Prudential's shares fell on their debut on the Hong Kong and Singapore stock markets after they were caught up in a slide in global equity prices.
There are also concerns about Prudential's planned £24.6bn ($35.5bn) takeover of AIG's Asia arm, AIA.
Prudential wants to attract Asian investors for its £14.5bn rights issue, which will help fund the AIA deal.
But there is some opposition to the deal, as investors have questioned whether Prudential is paying too much.
Prudential chairman Harvey McGrath said he was confident of shareholder approval for the takeover.
"I think the vast majority are very comfortable with the transaction," said Mr McGrath, who was in Hong Kong for the share opening.

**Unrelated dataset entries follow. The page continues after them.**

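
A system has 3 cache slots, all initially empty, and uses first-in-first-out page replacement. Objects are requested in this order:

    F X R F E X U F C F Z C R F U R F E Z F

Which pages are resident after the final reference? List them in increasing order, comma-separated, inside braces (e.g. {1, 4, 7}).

F → fault, frames [F]
X → fault, frames [F, X]
R → fault, frames [F, X, R]
F → hit
E → fault, evict F, frames [X, R, E]
X → hit
U → fault, evict X, frames [R, E, U]
F → fault, evict R, frames [E, U, F]
C → fault, evict E, frames [U, F, C]
F → hit
Z → fault, evict U, frames [F, C, Z]
C → hit
R → fault, evict F, frames [C, Z, R]
F → fault, evict C, frames [Z, R, F]
U → fault, evict Z, frames [R, F, U]
R → hit
F → hit
E → fault, evict R, frames [F, U, E]
Z → fault, evict F, frames [U, E, Z]
F → fault, evict U, frames [E, Z, F]

{E, F, Z}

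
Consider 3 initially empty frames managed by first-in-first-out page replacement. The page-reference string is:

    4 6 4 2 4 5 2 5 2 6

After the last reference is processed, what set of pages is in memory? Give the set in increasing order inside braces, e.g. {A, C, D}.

4 -> miss, frames [4]
6 -> miss, frames [4, 6]
4 -> hit
2 -> miss, frames [4, 6, 2]
4 -> hit
5 -> miss, evict 4, frames [6, 2, 5]
2 -> hit
5 -> hit
2 -> hit
6 -> hit

{2, 5, 6}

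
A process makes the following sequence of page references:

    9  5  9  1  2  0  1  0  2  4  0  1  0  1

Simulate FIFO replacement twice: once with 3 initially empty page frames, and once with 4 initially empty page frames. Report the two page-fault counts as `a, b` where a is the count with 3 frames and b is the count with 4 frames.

3 frames: F F . F F F . . . F . F . . → 7 faults.
4 frames: F F . F F F . . . F . . . . → 6 faults.
6 < 7: adding a frame reduced faults, as is typical.

7, 6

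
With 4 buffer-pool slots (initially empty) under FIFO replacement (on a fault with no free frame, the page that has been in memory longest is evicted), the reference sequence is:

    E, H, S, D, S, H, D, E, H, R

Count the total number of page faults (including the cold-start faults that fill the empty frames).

5

E -> miss, frames [E]
H -> miss, frames [E, H]
S -> miss, frames [E, H, S]
D -> miss, frames [E, H, S, D]
S -> hit
H -> hit
D -> hit
E -> hit
H -> hit
R -> miss, evict E, frames [H, S, D, R]
Page faults: 5.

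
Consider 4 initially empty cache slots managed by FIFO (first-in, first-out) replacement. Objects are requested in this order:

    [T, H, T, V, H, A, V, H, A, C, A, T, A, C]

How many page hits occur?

T -> fault, frames [T]
H -> fault, frames [T, H]
T -> hit
V -> fault, frames [T, H, V]
H -> hit
A -> fault, frames [T, H, V, A]
V -> hit
H -> hit
A -> hit
C -> fault, evict T, frames [H, V, A, C]
A -> hit
T -> fault, evict H, frames [V, A, C, T]
A -> hit
C -> hit
Hits: 8.

8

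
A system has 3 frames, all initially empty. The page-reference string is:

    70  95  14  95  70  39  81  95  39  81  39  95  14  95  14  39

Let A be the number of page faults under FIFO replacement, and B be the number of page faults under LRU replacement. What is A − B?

Under FIFO: F F F . . F F F . . . . F . . F → 8 faults.
Under LRU: F F F . . F F F . . . . F . . . → 7 faults.
A − B = 8 − 7 = 1.

1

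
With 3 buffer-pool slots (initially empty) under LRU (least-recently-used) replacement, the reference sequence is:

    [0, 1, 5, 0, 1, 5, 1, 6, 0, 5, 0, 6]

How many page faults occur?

6

0: fault, frames {0}
1: fault, frames {0,1}
5: fault, frames {0,1,5}
0: hit
1: hit
5: hit
1: hit
6: fault, evict 0, frames {5,1,6}
0: fault, evict 5, frames {1,6,0}
5: fault, evict 1, frames {6,0,5}
0: hit
6: hit
Page faults: 6.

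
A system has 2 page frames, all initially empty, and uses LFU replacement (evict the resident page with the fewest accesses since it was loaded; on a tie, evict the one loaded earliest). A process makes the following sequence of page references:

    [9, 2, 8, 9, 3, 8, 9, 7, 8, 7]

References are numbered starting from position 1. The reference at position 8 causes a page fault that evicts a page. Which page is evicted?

pos 1: 9: miss, frames [9]
pos 2: 2: miss, frames [9, 2]
pos 3: 8: miss, evict 9, frames [2, 8]
pos 4: 9: miss, evict 2, frames [8, 9]
pos 5: 3: miss, evict 8, frames [9, 3]
pos 6: 8: miss, evict 9, frames [3, 8]
pos 7: 9: miss, evict 3, frames [8, 9]
pos 8: 7: miss, evict 8, frames [9, 7]
At position 8, page 8 is evicted.

8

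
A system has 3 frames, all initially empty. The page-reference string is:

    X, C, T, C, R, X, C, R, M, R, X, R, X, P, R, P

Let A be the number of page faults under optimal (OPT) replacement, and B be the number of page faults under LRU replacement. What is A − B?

-2

Under OPT: F F F . F . . . F . . . . F . . → 6 faults.
Under LRU: F F F . F F . . F . F . . F . . → 8 faults.
A − B = 6 − 8 = -2.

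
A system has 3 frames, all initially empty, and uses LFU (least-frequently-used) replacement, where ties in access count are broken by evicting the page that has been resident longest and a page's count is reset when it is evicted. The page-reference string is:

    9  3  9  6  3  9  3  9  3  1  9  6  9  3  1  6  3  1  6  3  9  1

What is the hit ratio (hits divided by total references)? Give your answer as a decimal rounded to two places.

9: miss, frames [9]
3: miss, frames [9, 3]
9: hit
6: miss, frames [9, 3, 6]
3: hit
9: hit
3: hit
9: hit
3: hit
1: miss, evict 6, frames [9, 3, 1]
9: hit
6: miss, evict 1, frames [9, 3, 6]
9: hit
3: hit
1: miss, evict 6, frames [9, 3, 1]
6: miss, evict 1, frames [9, 3, 6]
3: hit
1: miss, evict 6, frames [9, 3, 1]
6: miss, evict 1, frames [9, 3, 6]
3: hit
9: hit
1: miss, evict 6, frames [9, 3, 1]
Hits: 12 of 22 references → 12/22 = 0.5455.

0.55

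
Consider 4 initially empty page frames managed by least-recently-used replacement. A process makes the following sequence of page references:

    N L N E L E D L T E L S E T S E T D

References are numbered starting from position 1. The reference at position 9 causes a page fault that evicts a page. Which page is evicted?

pos 1: N: miss, frames {N}
pos 2: L: miss, frames {N,L}
pos 3: N: hit
pos 4: E: miss, frames {L,N,E}
pos 5: L: hit
pos 6: E: hit
pos 7: D: miss, frames {N,L,E,D}
pos 8: L: hit
pos 9: T: miss, evict N, frames {E,D,L,T}
At position 9, page N is evicted.

N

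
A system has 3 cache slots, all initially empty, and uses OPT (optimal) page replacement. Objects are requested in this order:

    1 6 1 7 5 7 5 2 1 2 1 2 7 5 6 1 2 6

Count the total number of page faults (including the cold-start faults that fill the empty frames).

7

1: miss, frames [1]
6: miss, frames [1, 6]
1: hit
7: miss, frames [1, 6, 7]
5: miss, evict 6, frames [1, 7, 5]
7: hit
5: hit
2: miss, evict 5, frames [1, 7, 2]
1: hit
2: hit
1: hit
2: hit
7: hit
5: miss, evict 7, frames [1, 2, 5]
6: miss, evict 5, frames [1, 2, 6]
1: hit
2: hit
6: hit
Page faults: 7.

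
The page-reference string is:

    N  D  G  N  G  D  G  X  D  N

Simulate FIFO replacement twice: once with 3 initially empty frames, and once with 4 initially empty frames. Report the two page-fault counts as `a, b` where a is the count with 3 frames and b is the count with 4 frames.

3 frames: F F F . . . . F . F → 5 faults.
4 frames: F F F . . . . F . . → 4 faults.
4 < 5: adding a frame reduced faults, as is typical.

5, 4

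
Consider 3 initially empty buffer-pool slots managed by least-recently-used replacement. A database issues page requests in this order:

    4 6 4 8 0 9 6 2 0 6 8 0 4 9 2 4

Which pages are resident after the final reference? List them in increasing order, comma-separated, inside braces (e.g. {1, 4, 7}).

4: fault, frames [4]
6: fault, frames [4, 6]
4: hit
8: fault, frames [6, 4, 8]
0: fault, evict 6, frames [4, 8, 0]
9: fault, evict 4, frames [8, 0, 9]
6: fault, evict 8, frames [0, 9, 6]
2: fault, evict 0, frames [9, 6, 2]
0: fault, evict 9, frames [6, 2, 0]
6: hit
8: fault, evict 2, frames [0, 6, 8]
0: hit
4: fault, evict 6, frames [8, 0, 4]
9: fault, evict 8, frames [0, 4, 9]
2: fault, evict 0, frames [4, 9, 2]
4: hit

{2, 4, 9}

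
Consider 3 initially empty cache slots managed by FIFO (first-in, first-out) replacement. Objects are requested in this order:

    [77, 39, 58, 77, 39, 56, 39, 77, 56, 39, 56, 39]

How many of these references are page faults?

6

77 → fault, frames [77]
39 → fault, frames [77, 39]
58 → fault, frames [77, 39, 58]
77 → hit
39 → hit
56 → fault, evict 77, frames [39, 58, 56]
39 → hit
77 → fault, evict 39, frames [58, 56, 77]
56 → hit
39 → fault, evict 58, frames [56, 77, 39]
56 → hit
39 → hit
Page faults: 6.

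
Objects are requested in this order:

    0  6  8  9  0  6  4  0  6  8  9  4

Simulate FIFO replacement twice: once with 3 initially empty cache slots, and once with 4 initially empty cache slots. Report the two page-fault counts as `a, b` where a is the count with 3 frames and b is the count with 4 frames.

3 frames: F F F F F F F . . F F . → 9 faults.
4 frames: F F F F . . F F F F F F → 10 faults.
10 > 9: adding a frame increased faults — Belady's anomaly.

9, 10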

In Hong Kong, Prudential shares were slightly down from their opening price of $59.70 Hong Kong dollars at HK$58.90.
In Singapore, they were also down from the opening price of 7.72 Singapore dollars at SG$7.41.
The insurer needs a 75% shareholder vote on 7 June to get the AIA deal approved.
While some investors believe AIA could be a good business, there are questions about whether Prudential is paying the right price.
There was further pressure on Tuesday with a report in the Financial Times saying that AIA's chief executive Mark Wilson planned to quit the business in the event of a takeover.
He was reported to have told colleagues that a joint Prudential-AIA business could not work.
Asian investors have until 4 June to decide whether they want to participate in the rights issue.
Prudential is keen to attract more Asian shareholders ahead of the 7 June meeting, because of the opposition already being voiced by some UK shareholders.
Prudential is currently the number two life insurer in Asia, following AIA, which has about 30 million customers in the region.
The combined firm "New Prudential" would be a dominant player in Asia, where the population is becoming wealthy enough to afford insurance.